Schmidt Hammer Lassen Architects has revealed its designs for the ARoS Aarhus Art Museum' (DK) ambitious €40 million expansion plan, Next Level. The new extension will contain several new facilities including a 1,200m2 subterranean gallery and the gigantic semi-subterranean art installation 'The Dome.'
The Next Level expansion project is leading art towards new ways of expressions and content that will merge art and architecture into a new civic experience. As the original designers of ARoS in 2004, Schmidt Hammer Lassen have had a continuous relationship with the museum and its visionary director Erlend G. Høyersten, whose ideas drive the ambitious expansion plan. In 2011, a physical and artistic dimension was added to the museum with Danish-Icelandic artist Olafur Eliasson's, "Your rainbow panorama," a permanent artwork hovering like a luminous circle and a visual link between the museum roof and the Aarhus skyline.
The Next Level project will connect to the existing building developing the museum horizontally in contrast to the existing vertical movement and working with the natural flow of the city from the river to the square of the Aarhus Music Hall. This references the main architectural concept of the museum building which created a public route through the museum that transforms the building into a bridge linking two of the city's cultural centres.
The new extension will allow visitors to make a journey in a completely new dimension. An experience in colour and light that brings the visitor into a string of galleries and exhibition spaces, stretching almost 120 meters below the surface to the Dome structure. Wth its 40 meters diameter the Dome will form one of the most spectacular spaces ever built into an art museum.

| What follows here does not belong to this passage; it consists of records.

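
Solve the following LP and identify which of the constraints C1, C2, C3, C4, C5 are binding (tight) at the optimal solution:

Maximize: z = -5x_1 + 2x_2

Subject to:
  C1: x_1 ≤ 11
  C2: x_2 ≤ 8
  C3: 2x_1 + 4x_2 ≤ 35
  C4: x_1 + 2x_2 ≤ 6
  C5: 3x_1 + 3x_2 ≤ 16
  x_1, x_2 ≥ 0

At x_1 = 0, x_2 = 3, compute slack b - a·x for each constraint:
  C1: 11 − 0 = 11  (slack)
  C2: 8 − 3 = 5  (slack)
  C3: 35 − 12 = 23  (slack)
  C4: 6 − 6 = 0  (binding)
  C5: 16 − 9 = 7  (slack)

Optimal: x_1 = 0, x_2 = 3
Binding: C4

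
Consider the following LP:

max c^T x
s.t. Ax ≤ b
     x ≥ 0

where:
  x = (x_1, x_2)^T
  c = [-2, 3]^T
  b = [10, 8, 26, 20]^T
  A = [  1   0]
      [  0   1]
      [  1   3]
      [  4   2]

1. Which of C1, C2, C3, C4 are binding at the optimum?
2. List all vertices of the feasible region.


1. C2
2. (0, 0), (5, 0), (1, 8), (0, 8)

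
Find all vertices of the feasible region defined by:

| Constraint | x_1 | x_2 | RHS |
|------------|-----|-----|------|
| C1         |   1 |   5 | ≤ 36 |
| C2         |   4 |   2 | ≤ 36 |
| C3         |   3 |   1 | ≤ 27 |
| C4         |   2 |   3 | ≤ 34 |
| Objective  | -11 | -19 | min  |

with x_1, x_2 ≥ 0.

(0, 0), (9, 0), (6, 6), (0, 7.2)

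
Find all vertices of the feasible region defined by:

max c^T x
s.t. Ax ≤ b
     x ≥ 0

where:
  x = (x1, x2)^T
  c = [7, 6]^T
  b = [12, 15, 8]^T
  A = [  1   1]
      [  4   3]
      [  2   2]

(0, 0), (3.75, 0), (3, 1), (0, 4)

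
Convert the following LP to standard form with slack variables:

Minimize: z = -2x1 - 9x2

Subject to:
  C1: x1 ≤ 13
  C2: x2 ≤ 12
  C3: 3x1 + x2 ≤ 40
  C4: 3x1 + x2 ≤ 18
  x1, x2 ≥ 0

min z = -2x1 - 9x2

s.t.
  x1 + s1 = 13
  x2 + s2 = 12
  3x1 + x2 + s3 = 40
  3x1 + x2 + s4 = 18
  x1, x2, s1, s2, s3, s4 ≥ 0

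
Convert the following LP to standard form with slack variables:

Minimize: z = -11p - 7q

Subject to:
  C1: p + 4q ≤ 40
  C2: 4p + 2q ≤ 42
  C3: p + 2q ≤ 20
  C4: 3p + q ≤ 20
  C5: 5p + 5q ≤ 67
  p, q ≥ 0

min z = -11p - 7q

s.t.
  p + 4q + s1 = 40
  4p + 2q + s2 = 42
  p + 2q + s3 = 20
  3p + q + s4 = 20
  5p + 5q + s5 = 67
  p, q, s1, s2, s3, s4, s5 ≥ 0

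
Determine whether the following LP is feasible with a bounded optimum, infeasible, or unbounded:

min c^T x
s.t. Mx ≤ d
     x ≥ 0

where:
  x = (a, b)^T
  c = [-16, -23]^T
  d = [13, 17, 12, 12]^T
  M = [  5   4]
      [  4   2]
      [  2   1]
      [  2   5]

Feasible with a bounded optimal solution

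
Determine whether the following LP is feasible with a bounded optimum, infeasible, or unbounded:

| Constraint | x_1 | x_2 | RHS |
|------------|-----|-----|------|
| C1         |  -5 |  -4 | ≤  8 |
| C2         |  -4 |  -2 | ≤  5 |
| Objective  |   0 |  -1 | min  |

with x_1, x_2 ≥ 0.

Unbounded (objective can decrease without bound)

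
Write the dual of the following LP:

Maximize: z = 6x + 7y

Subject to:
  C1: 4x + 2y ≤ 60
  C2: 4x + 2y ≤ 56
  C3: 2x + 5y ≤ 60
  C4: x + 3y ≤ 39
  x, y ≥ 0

Primal max cᵀx s.t. Ax ≤ b, x ≥ 0  →  Dual min bᵀy s.t. Aᵀy ≥ c, y ≥ 0.

Minimize: z = 60y1 + 56y2 + 60y3 + 39y4

Subject to:
  4y1 + 4y2 + 2y3 + y4 ≥ 6
  2y1 + 2y2 + 5y3 + 3y4 ≥ 7
  y1, y2, y3, y4 ≥ 0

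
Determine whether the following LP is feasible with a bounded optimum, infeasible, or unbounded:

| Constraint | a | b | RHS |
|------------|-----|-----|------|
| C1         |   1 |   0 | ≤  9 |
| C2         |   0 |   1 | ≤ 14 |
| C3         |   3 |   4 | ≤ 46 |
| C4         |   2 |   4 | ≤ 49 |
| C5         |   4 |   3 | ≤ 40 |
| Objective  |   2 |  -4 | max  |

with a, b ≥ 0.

Feasible with a bounded optimal solution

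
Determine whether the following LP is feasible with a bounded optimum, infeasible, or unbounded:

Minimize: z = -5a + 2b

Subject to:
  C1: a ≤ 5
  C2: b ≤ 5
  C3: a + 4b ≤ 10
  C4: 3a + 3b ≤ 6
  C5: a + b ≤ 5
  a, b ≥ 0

Feasible with a bounded optimal solution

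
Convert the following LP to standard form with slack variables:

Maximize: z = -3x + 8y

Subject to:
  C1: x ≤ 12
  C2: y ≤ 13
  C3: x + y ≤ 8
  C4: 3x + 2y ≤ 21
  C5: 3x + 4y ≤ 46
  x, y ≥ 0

max z = -3x + 8y

s.t.
  x + s1 = 12
  y + s2 = 13
  x + y + s3 = 8
  3x + 2y + s4 = 21
  3x + 4y + s5 = 46
  x, y, s1, s2, s3, s4, s5 ≥ 0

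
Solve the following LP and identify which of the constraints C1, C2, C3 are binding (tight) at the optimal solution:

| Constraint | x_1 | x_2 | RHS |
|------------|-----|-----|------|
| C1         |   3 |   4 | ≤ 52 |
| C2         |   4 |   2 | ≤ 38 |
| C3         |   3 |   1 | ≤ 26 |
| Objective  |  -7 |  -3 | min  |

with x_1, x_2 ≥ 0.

At x_1 = 7, x_2 = 5, compute slack b - a·x for each constraint:
  C1: 52 − 41 = 11  (slack)
  C2: 38 − 38 = 0  (binding)
  C3: 26 − 26 = 0  (binding)

Optimal: x_1 = 7, x_2 = 5
Binding: C2, C3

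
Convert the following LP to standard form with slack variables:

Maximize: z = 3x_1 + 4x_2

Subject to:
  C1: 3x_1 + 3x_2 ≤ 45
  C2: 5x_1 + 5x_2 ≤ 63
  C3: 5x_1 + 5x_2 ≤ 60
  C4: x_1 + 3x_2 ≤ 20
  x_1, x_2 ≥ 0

max z = 3x_1 + 4x_2

s.t.
  3x_1 + 3x_2 + s1 = 45
  5x_1 + 5x_2 + s2 = 63
  5x_1 + 5x_2 + s3 = 60
  x_1 + 3x_2 + s4 = 20
  x_1, x_2, s1, s2, s3, s4 ≥ 0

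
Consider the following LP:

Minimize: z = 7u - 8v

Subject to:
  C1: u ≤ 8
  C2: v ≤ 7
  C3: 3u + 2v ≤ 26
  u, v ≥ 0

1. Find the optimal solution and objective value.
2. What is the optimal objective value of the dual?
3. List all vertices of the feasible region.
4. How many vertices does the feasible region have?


1. u = 0, v = 7, z = -56
2. -56
3. (0, 0), (8, 0), (8, 1), (4, 7), (0, 7)
4. 5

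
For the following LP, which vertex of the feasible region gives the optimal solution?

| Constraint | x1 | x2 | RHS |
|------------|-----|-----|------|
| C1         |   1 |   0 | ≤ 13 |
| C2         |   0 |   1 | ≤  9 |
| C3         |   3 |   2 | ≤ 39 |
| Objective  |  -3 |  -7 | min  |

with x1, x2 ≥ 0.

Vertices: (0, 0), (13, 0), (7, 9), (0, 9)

Evaluate the objective at each vertex of the feasible region:
  z(0, 0) = 0
  z(13, 0) = -39
  z(7, 9) = -84  ←
  z(0, 9) = -63
The minimum is at x1 = 7, x2 = 9.

(7, 9)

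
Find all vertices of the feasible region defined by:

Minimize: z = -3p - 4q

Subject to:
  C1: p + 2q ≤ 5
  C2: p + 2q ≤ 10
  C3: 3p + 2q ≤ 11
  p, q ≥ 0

(0, 0), (3.667, 0), (3, 1), (0, 2.5)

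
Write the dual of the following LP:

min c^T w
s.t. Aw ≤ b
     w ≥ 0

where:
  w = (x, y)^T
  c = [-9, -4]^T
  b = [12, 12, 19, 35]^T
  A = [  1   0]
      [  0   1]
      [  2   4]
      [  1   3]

Primal min cᵀx s.t. Ax ≤ b, x ≥ 0  →  Dual max −bᵀy s.t. Aᵀy ≥ −c, y ≥ 0.

Maximize: z = -12y1 - 12y2 - 19y3 - 35y4

Subject to:
  y1 + 2y3 + y4 ≥ 9
  y2 + 4y3 + 3y4 ≥ 4
  y1, y2, y3, y4 ≥ 0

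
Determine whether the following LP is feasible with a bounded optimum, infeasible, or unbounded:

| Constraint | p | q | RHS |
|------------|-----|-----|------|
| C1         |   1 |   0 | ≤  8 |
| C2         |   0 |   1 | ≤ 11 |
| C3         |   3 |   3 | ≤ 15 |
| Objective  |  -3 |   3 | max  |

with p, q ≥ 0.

Feasible with a bounded optimal solution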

From the outside, The Next Level is extending perpendicularly from ARoS's current main entrance to the forecourt of the neighbouring 'Officerspladsen' square. The Dome will rise nine meters above ground level. Whilst the first two underground galleries are almost completely hidden, only a change in the landscape hints at the larger building hidden under the ramp.
The Next Level project will open for the public in 2020.